We evaluated the effects of FK506, at doses of 0.2, 2, and 5 mg/kg/day, on the response to nerve grafts implanted in outbred mice. A 6 mm long segment of the sciatic nerve was transected and repaired by autograft (the same segment resected), allograft (from another mouse), or xenograft (from a rat nerve). The regenerating nerves were harvested after 3 weeks and studied under light and electron microscope. Allografts of animals treated with the 5 mg/kg/day dose of FK506 appeared similar to those from autografts, demonstrating an equivalent number of myelinated fibers. In mice treated with the 2 mg/kg/day dose, regeneration was slightly hindered, as indicated by the reduced number of myelinated fibers. In contrast, in mice given a 0.2 mg/kg/day dose of FK506, allografts were not different from untreated allografts; both groups showed a marked rejection response with only few unmyelinated axons and no myelinated fibers. Xenografts showed a more severe rejection than allografts, with a marked inflammatory cell reaction throughout the graft. In contrast, in mice treated with the 5 mg/kg/day dose, xenografts exhibited a mild cell reaction and a greater number of regenerated myelinated fibers. In conclusion, effective axonal regeneration is achieved with FK506 administration at doses of 5 mg/kg/day through allografts and, partially, through xenografts.

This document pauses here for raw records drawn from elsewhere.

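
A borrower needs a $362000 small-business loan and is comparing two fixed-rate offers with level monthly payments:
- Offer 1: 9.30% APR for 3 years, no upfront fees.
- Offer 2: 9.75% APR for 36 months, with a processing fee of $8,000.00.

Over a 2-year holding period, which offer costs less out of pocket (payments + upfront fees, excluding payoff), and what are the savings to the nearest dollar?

Offer 1: at 9.30% the monthly rate is 0.0077500, so the payment is 362,000 × 0.0077500 / (1 − 1.0077500^−36) = $11,562.11.
Offer 2: at 9.75% the monthly rate is 0.0081250, so the payment is 362,000 × 0.0081250 / (1 − 1.0081250^−36) = $11,638.28.
Over 24 months: Offer 1 costs 24 × $11,562.11 = $277,490.64; Offer 2 costs 24 × $11,638.28 + $8,000.00 = $287,318.72.
Offer 1 is cheaper by $287,318.72 − $277,490.64 = $9,828.08.

Offer 1 by $9,828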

Neuroimmunophilin ligands: the development of novel neuroregenerative/ neuroprotective compounds.

FK506 (tacrolimus), initially developed as an immunosuppressant drug, represents a class of compounds with potential high impact for the treatment of human neurological disorders. While immunosuppression is mediated by the 12-kD FK506-binding-protein (FKBP-12), the neurite elongation activity of FK506 involves FKBP-52 (also known as FKBP-59 or Hsp-56), a component of mature steroid receptor complexes: FKBP-52 binds to Hsp-90, which bind to p23 and the steroid receptor protein to form the complex. The brief review focuses on how three classes of compounds (FK506 derivatives, steroid hormones, and ansamycin anti-cancer drugs, e.g., geldanamycin) increase neurite elongation/nerve regeneration (axonal elongation). A model is presented whereby neurite elongation is elicited by compounds that bind to steroid receptor chaperone proteins (e.g., FKBP-52 and Hsp-90) and thereby disrupt mature steroid receptor complexes (comprising FKBP-52, Hsp-90 and p23 in addition to the steroid receptor binding protein). Disruption of the complex leads to a "gain-of-function" whereby one or more of these steroid receptor chaperone proteins (i.e, FKBP-52, Hsp-90 or p23) activates mitogen-associated protein (MAP) kinase/extracellular signal-regulated kinase (ERK) pathway. Thus, the neurotrophic actions of these distinct classes of compounds can be understood from their ability to bind steroid receptor chaperones, thereby providing a unique receptor-mediated means to activate the ERK pathway. These studies thereby shed new light on the intrinsic mechanism regulating axonal elongation. Furthermore, this mechanism may also underlie calcineurin-independent neuroprotective actions of FK506. We suggest that components of steroid receptor complexes are novel targets for the design of neuroregenerative/neuroprotective drugs.